En tournée à l’intérieur du pays pour mobiliser la population contre ce qu’il appelle un « un coup mortel porté contre notre république et contre notre démocratie », le président du parti d’opposition Union pour le Progrès et le Renouveau UPR, Siradiou Diallo déclara à ses militants que le projet de modification constitutionnel par voie de référendum voulu et imposer à Conté par ses sbires « ne passera pas ». En revanche à Kankan où nous étions fortement mobilisés pour recevoir la délégation de l’opposition ; le cortège des leadeurs, en provenance de Kouroussa, fut bloqué à la rentrée de la ville. Cette ésophorie fut suivi d’une répression extrêmement violente de la part des autorités militaires de Kankan contre ceux qui avaient bravés les forces de l’ordre pour frayer un passage pour les opposants.
Quelques années plus tard, nous avons compris qu’il était un pacifiste et un centriste convaincu.

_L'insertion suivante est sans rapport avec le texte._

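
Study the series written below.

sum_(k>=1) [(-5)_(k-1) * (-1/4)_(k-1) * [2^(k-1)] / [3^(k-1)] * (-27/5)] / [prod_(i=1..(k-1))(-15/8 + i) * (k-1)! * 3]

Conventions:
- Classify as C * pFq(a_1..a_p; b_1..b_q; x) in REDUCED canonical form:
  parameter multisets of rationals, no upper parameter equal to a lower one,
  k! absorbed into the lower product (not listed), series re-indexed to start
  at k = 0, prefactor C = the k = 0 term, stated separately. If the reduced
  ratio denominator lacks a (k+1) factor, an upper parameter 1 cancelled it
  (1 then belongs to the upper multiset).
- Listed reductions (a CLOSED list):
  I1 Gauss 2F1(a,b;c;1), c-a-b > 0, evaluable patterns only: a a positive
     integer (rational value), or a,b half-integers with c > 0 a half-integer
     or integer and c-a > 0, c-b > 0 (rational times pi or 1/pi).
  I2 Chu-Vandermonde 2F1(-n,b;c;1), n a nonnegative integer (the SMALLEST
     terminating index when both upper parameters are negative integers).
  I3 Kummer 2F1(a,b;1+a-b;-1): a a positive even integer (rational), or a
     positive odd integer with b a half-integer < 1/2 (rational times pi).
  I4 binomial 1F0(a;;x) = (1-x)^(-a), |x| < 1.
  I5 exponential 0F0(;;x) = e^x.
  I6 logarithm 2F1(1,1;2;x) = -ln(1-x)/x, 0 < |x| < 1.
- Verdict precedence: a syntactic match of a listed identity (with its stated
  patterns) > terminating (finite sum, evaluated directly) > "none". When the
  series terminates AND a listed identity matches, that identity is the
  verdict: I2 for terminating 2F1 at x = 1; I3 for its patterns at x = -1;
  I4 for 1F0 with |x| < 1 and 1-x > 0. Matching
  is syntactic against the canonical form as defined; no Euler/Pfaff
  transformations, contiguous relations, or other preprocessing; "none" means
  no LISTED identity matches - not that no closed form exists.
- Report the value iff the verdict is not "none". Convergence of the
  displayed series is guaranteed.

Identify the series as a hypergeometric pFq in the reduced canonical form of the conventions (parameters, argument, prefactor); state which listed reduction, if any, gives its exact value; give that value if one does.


With C = -9/5: the canonical form is 2F1(-5, -1/4; -7/8; 2/3). Verdict: terminating at k = 5: the factor (-5)_k kills every later term; summing the 6 survivors is exact. Its exact value is -18097/3825.

First insight: x = (2/3) and the lower running product (prefactor -9/5) is a rising factorial.
Ratio: r(k) = (2/3) * (k-5) (k-1/4) / [(k-7/8) (k+1)] - poly over poly, x = (2/3) from leading terms; C = -9/5 at k = 0.


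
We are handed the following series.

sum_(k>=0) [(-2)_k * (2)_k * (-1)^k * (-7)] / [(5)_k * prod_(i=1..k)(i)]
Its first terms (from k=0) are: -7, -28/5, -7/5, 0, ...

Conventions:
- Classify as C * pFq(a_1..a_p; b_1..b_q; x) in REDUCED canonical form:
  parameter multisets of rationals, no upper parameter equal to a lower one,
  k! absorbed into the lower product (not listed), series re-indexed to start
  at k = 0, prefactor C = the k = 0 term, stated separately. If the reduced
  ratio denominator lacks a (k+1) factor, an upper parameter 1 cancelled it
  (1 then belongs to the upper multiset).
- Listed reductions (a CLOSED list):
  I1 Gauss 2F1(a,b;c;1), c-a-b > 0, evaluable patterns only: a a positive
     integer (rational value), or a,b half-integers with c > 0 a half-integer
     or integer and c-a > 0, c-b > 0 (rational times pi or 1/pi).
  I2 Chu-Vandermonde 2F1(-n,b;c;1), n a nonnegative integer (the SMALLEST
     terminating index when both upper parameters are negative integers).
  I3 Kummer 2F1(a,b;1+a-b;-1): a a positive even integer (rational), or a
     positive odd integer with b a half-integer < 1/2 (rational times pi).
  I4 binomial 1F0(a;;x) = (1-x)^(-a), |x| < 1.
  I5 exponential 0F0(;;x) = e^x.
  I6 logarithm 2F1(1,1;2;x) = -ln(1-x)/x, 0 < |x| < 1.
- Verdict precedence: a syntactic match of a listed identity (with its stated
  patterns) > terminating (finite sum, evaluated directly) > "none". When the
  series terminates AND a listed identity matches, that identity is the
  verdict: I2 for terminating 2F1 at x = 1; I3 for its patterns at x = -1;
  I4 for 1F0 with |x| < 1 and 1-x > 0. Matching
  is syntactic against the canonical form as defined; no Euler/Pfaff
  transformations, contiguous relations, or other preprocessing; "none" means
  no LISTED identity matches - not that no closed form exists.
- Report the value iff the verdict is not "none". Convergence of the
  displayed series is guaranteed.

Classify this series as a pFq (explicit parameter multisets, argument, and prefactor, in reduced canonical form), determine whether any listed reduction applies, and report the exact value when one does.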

A la surprise général du peuple de Guinée, il fut rappelé à Dieu, à l’âge de 68 ans, le 14 mars 2004 par suite d’une insuffisance rénale à Paris. Quelques jours plus tôt, le 28 février à Paris, Siradiou avait rencontré d’autres chefs de file de l’opposition, pour faire ce qu’il n’a jamais cessé de faire : parler de la Guinée. Calmement, comme à son habitude, selon Jean Marie DORE, le Président de l’Union pour le Progrès de la Guinée (UPG) sur les ondes de la RFI. D’une voix étreinte par l’émotion, il dit que :« Ce jour-là, il n’était pas au mieux de sa forme, mais de là à penser qu’il allait disparaître… C’était simplement inconcevable. » Les hommages qui se succédèrent, n’étaient pas de simples propos de circonstance. Tout le monde salua l’homme de cœur qui s’était toujours efforcé d’écouter les autres. Le modéré qui se refusait à diaboliser l’adversaire dans la vie comme dans le combat politique. Convaincu que tout ce qui était excessif était inutile et vain. C’est dans cet élan que Kiridi Bangoura, lors du symposium au Palais du Peuple, confia à la presse que : « Siradiou n’aimait pas les outrances. Il en était économe au point de passer, dans certains cercles de l’opposition, pour un conservateur ». Cet extrait d’Elimane FALL résumait le sens du retenu de l’homme en ces termes : « Et la Guinée, qui a accueilli sa dépouille le 21 mars avant de lui rendre hommage, cinq jours plus tard, à l’Assemblée nationale, perd l’une de ses grandes figures publiques. Sans doute la moins portée à l’épreuve de force, mais non la moins déterminée dans l’engagement politique. », Jeuneafrique, 22 mars 2004.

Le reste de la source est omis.